Oui monsieur, croyez-moi, que je suis assise, là, à l’entrée de mon bureau, je suis censée recevoir d’une minute à l’autre des clients dans le cadre de mon travail administratif, mais au lieu de retenir mes larmes, je les laisse couler, je laisse la tristesse m’envahir, car elle fait partie de mon quotidien, je n’ai pas honte qu’ils me surprennent en train de sangloter, car c’est tout ce qui me reste de libre à faire. A la lecture de cet article, je ne pouvais plus m’empêcher de laisser l’amertume m’emporter, sans cesser de me demander pourquoi on nous fait subir ça, et ces soi-disant islamistes (ces semeurs d’anarchie), pour qui se prennent-ils pour avoir tant de liberté d’imposer leurs sinistres idéologies, et de s’immiscer dans la vie des autres. Mais d’où vient leur pouvoir, leur force ? On nous prive de tout, d’écouter de la musique, d’avoir une culture, et même une Histoire ; on nous interdit de boire, de manger, même l’affaire Coca-Cola fait partie de leur nouvelle politique. Hram ! Tout est hram dans ce pays où ce ne sont jamais nous qui décidons de ce que nous devons être et devenir. Où sont donc notre culture, notre vraie langue, notre liberté, notre sécurité ? Où sont la sûreté, la beauté de notre Algérie, les balades tranquilles entre amis, où sont le respect mutuel, le charme des femmes et la bonté des hommes.
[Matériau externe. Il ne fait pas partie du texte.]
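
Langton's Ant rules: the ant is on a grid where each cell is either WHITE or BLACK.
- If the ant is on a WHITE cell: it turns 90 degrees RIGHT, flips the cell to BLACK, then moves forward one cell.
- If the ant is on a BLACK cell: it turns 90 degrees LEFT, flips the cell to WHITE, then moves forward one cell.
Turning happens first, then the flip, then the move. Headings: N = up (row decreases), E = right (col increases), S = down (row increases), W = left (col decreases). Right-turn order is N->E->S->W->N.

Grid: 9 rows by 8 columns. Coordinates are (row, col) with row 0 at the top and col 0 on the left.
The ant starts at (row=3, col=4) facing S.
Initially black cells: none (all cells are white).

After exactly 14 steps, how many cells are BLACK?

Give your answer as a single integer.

Answer: 10

Derivation:
Step 1: on WHITE (3,4): turn R to W, flip to black, move to (3,3). |black|=1
Step 2: on WHITE (3,3): turn R to N, flip to black, move to (2,3). |black|=2
Step 3: on WHITE (2,3): turn R to E, flip to black, move to (2,4). |black|=3
Step 4: on WHITE (2,4): turn R to S, flip to black, move to (3,4). |black|=4
Step 5: on BLACK (3,4): turn L to E, flip to white, move to (3,5). |black|=3
Step 6: on WHITE (3,5): turn R to S, flip to black, move to (4,5). |black|=4
Step 7: on WHITE (4,5): turn R to W, flip to black, move to (4,4). |black|=5
Step 8: on WHITE (4,4): turn R to N, flip to black, move to (3,4). |black|=6
Step 9: on WHITE (3,4): turn R to E, flip to black, move to (3,5). |black|=7
Step 10: on BLACK (3,5): turn L to N, flip to white, move to (2,5). |black|=6
Step 11: on WHITE (2,5): turn R to E, flip to black, move to (2,6). |black|=7
Step 12: on WHITE (2,6): turn R to S, flip to black, move to (3,6). |black|=8
Step 13: on WHITE (3,6): turn R to W, flip to black, move to (3,5). |black|=9
Step 14: on WHITE (3,5): turn R to N, flip to black, move to (2,5). |black|=10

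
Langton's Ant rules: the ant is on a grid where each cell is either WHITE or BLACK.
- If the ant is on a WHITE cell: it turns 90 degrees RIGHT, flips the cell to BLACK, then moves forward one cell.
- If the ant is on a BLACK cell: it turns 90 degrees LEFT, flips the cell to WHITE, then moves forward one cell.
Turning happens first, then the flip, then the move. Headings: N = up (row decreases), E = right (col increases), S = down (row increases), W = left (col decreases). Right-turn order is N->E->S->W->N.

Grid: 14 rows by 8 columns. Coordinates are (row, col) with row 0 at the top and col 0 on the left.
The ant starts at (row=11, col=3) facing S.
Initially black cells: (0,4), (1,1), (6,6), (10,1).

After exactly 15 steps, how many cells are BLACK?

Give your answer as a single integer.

Step 1: on WHITE (11,3): turn R to W, flip to black, move to (11,2). |black|=5
Step 2: on WHITE (11,2): turn R to N, flip to black, move to (10,2). |black|=6
Step 3: on WHITE (10,2): turn R to E, flip to black, move to (10,3). |black|=7
Step 4: on WHITE (10,3): turn R to S, flip to black, move to (11,3). |black|=8
Step 5: on BLACK (11,3): turn L to E, flip to white, move to (11,4). |black|=7
Step 6: on WHITE (11,4): turn R to S, flip to black, move to (12,4). |black|=8
Step 7: on WHITE (12,4): turn R to W, flip to black, move to (12,3). |black|=9
Step 8: on WHITE (12,3): turn R to N, flip to black, move to (11,3). |black|=10
Step 9: on WHITE (11,3): turn R to E, flip to black, move to (11,4). |black|=11
Step 10: on BLACK (11,4): turn L to N, flip to white, move to (10,4). |black|=10
Step 11: on WHITE (10,4): turn R to E, flip to black, move to (10,5). |black|=11
Step 12: on WHITE (10,5): turn R to S, flip to black, move to (11,5). |black|=12
Step 13: on WHITE (11,5): turn R to W, flip to black, move to (11,4). |black|=13
Step 14: on WHITE (11,4): turn R to N, flip to black, move to (10,4). |black|=14
Step 15: on BLACK (10,4): turn L to W, flip to white, move to (10,3). |black|=13

Answer: 13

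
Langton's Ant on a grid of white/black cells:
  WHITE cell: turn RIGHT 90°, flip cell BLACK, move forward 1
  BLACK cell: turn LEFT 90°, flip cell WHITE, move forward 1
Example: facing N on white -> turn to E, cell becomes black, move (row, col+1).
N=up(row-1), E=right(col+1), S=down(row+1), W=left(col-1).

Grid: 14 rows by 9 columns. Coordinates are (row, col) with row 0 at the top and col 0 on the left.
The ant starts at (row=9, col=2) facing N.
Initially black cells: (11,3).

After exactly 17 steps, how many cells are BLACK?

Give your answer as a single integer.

Answer: 8

Derivation:
Step 1: on WHITE (9,2): turn R to E, flip to black, move to (9,3). |black|=2
Step 2: on WHITE (9,3): turn R to S, flip to black, move to (10,3). |black|=3
Step 3: on WHITE (10,3): turn R to W, flip to black, move to (10,2). |black|=4
Step 4: on WHITE (10,2): turn R to N, flip to black, move to (9,2). |black|=5
Step 5: on BLACK (9,2): turn L to W, flip to white, move to (9,1). |black|=4
Step 6: on WHITE (9,1): turn R to N, flip to black, move to (8,1). |black|=5
Step 7: on WHITE (8,1): turn R to E, flip to black, move to (8,2). |black|=6
Step 8: on WHITE (8,2): turn R to S, flip to black, move to (9,2). |black|=7
Step 9: on WHITE (9,2): turn R to W, flip to black, move to (9,1). |black|=8
Step 10: on BLACK (9,1): turn L to S, flip to white, move to (10,1). |black|=7
Step 11: on WHITE (10,1): turn R to W, flip to black, move to (10,0). |black|=8
Step 12: on WHITE (10,0): turn R to N, flip to black, move to (9,0). |black|=9
Step 13: on WHITE (9,0): turn R to E, flip to black, move to (9,1). |black|=10
Step 14: on WHITE (9,1): turn R to S, flip to black, move to (10,1). |black|=11
Step 15: on BLACK (10,1): turn L to E, flip to white, move to (10,2). |black|=10
Step 16: on BLACK (10,2): turn L to N, flip to white, move to (9,2). |black|=9
Step 17: on BLACK (9,2): turn L to W, flip to white, move to (9,1). |black|=8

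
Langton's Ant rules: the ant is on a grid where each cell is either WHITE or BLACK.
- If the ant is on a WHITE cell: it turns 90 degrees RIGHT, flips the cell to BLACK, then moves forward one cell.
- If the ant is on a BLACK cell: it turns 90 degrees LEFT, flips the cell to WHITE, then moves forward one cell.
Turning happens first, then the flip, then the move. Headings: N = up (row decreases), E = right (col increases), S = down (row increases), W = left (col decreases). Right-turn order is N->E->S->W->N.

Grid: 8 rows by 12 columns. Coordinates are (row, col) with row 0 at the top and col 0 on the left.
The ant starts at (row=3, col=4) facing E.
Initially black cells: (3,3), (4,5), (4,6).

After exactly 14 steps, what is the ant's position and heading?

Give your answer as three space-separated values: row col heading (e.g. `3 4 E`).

Answer: 4 3 E

Derivation:
Step 1: on WHITE (3,4): turn R to S, flip to black, move to (4,4). |black|=4
Step 2: on WHITE (4,4): turn R to W, flip to black, move to (4,3). |black|=5
Step 3: on WHITE (4,3): turn R to N, flip to black, move to (3,3). |black|=6
Step 4: on BLACK (3,3): turn L to W, flip to white, move to (3,2). |black|=5
Step 5: on WHITE (3,2): turn R to N, flip to black, move to (2,2). |black|=6
Step 6: on WHITE (2,2): turn R to E, flip to black, move to (2,3). |black|=7
Step 7: on WHITE (2,3): turn R to S, flip to black, move to (3,3). |black|=8
Step 8: on WHITE (3,3): turn R to W, flip to black, move to (3,2). |black|=9
Step 9: on BLACK (3,2): turn L to S, flip to white, move to (4,2). |black|=8
Step 10: on WHITE (4,2): turn R to W, flip to black, move to (4,1). |black|=9
Step 11: on WHITE (4,1): turn R to N, flip to black, move to (3,1). |black|=10
Step 12: on WHITE (3,1): turn R to E, flip to black, move to (3,2). |black|=11
Step 13: on WHITE (3,2): turn R to S, flip to black, move to (4,2). |black|=12
Step 14: on BLACK (4,2): turn L to E, flip to white, move to (4,3). |black|=11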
Je vous dis à vous Monsieur l’émigré investisseur malheureux, non pas pour vous décourager, mais plutôt pour vous faire gagner du temps, allez investir ailleurs. Formellement, on aime le pays, moi-même j’idolâtre Seraïdi, ses montagnes, ô Annaba, ses gens, ses plages, ses montagnes, sa magie, tous ses beaux «détails» ! Je comprends votre projet d’investissement, votre rêve d’enfant. Mais je vous dis, moi la fille de ce pays, moi-même femme algérienne dédaignée, ce pays ne nous appartient pas, il est entre les mains des «Autres», de «Hadouk», les envoyés du diable. Je continue encore à pleurer mon pays dans lequel je suis émigrée (ou plutôt étrangère).